Reputation: 757
Using Python 3 with PySpark and Spark 1.6.0. I've read that the number of files created by saveAsTextFile()
is equal to the number of RDD partitions. However, I'm specifically coalescing the RDD to 16 partitions but only 1 file is getting written to S3 (part-00000.gz
). What am I doing wrong?
Here's the code I'm using:
conf = SparkConf()
sc = SparkContext(conf=conf)
sc.setLogLevel('WARN')
sc._jsc.hadoopConfiguration().set('fs.s3a.access.key', AWS_ACCESS_KEY)
sc._jsc.hadoopConfiguration().set('fs.s3a.secret.key', AWS_SECRET_KEY)

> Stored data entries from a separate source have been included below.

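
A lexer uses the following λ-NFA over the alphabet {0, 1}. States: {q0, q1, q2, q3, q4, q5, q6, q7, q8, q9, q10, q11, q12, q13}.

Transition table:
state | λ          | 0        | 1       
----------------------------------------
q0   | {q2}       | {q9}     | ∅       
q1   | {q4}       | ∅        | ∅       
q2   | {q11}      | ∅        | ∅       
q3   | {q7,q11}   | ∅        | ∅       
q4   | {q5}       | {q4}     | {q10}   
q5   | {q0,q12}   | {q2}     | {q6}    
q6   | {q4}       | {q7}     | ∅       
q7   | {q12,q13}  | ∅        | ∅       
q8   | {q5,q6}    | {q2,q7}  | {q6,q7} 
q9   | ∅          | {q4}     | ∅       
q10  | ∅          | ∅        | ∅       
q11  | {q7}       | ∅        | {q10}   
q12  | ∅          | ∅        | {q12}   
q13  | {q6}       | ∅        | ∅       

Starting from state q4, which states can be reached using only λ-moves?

Start with {q4}.
From q4 via λ: add q5.
From q5 via λ: add q0, q12.
From q0 via λ: add q2.
From q2 via λ: add q11.
From q11 via λ: add q7.
From q7 via λ: add q13.
From q13 via λ: add q6.
No new states can be added; the closed set is {q0, q2, q4, q5, q6, q7, q11, q12, q13}.

{q0, q2, q4, q5, q6, q7, q11, q12, q13}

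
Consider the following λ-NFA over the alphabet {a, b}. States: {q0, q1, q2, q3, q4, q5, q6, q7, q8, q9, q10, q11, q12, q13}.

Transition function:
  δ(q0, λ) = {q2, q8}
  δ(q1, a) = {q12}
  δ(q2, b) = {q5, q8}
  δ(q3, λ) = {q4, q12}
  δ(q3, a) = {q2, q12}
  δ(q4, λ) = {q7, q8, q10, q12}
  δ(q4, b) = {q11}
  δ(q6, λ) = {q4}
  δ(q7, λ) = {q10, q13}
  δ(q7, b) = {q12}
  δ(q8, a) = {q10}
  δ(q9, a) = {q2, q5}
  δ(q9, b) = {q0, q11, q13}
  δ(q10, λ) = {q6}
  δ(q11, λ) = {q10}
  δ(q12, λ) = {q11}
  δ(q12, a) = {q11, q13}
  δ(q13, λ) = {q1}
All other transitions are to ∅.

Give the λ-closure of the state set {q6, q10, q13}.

{q1, q4, q6, q7, q8, q10, q11, q12, q13}

Start with {q6, q10, q13}.
From q6 via λ: add q4.
From q13 via λ: add q1.
From q4 via λ: add q7, q8, q12.
From q12 via λ: add q11.
No new states can be added; the closed set is {q1, q4, q6, q7, q8, q10, q11, q12, q13}.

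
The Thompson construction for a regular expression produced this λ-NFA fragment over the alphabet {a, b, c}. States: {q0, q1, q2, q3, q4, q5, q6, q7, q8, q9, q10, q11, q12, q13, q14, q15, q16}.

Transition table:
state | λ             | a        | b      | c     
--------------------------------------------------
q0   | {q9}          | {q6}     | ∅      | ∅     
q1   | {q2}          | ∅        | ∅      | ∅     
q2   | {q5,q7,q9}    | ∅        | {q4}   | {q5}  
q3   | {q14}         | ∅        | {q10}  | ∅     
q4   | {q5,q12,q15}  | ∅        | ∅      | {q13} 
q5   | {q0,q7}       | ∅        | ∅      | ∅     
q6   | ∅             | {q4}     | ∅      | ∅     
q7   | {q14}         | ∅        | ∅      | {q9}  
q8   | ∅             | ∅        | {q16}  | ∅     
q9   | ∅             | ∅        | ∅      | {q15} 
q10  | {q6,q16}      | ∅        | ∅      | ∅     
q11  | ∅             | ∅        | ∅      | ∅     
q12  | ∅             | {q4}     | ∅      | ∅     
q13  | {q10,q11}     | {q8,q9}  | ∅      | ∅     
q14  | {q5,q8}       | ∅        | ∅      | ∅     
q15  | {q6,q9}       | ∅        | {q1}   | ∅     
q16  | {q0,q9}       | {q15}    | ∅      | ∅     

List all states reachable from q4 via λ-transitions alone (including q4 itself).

Start with {q4}.
From q4 via λ: add q5, q12, q15.
From q5 via λ: add q0, q7.
From q15 via λ: add q6, q9.
From q7 via λ: add q14.
From q14 via λ: add q8.
No new states can be added; the closed set is {q0, q4, q5, q6, q7, q8, q9, q12, q14, q15}.

{q0, q4, q5, q6, q7, q8, q9, q12, q14, q15}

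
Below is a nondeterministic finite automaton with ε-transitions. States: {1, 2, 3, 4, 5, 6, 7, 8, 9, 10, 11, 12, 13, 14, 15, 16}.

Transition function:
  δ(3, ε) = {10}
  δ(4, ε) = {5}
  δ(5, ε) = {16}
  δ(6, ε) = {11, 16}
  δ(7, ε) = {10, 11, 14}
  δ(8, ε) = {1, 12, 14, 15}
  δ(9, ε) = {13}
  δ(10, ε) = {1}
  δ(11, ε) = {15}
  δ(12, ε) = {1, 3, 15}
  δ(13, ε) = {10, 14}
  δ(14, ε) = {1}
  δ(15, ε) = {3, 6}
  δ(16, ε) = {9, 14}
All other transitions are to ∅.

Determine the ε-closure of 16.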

sqlContext = HiveContext(sc)
tbl = sqlContext.table(TABLE)
tbl.limit(1000000).toJSON().coalesce(16).saveAsTextFile(S3A_BUCKET_URL, compressionCodecClass="org.apache.hadoop.io.compress.GzipCodec")
The original TABLE
is Parquet stored in about 11,000 files (which I assume is equal to the Spark partitions?). When I don't use limit()
and coalesce()
on the whole table, it does attempt to create thousands of small files on S3, which takes a long time and just isn't necessary when I'd prefer fewer larger files.
Upvotes: 0
Views: 627
Reputation: 330093
This is because you use limit
. As for now (there is an ongoing discussion on the developers list so it may change in the future) limit
repartitions all data to a single partition. Since coalesce
can only decrease number of partitions it has no effect whatsoever.
For performance reasons it should be better to sample
and coalesce
. For example:
from operator import truediv
df.cache()
n = ... # Number of records to take
m = df.count()
df.sample(withReplacement=False, fraction=truediv(n / m))
but if you want to use exact limit
you'll have to repartition
instead of coalesce
.
Upvotes: 1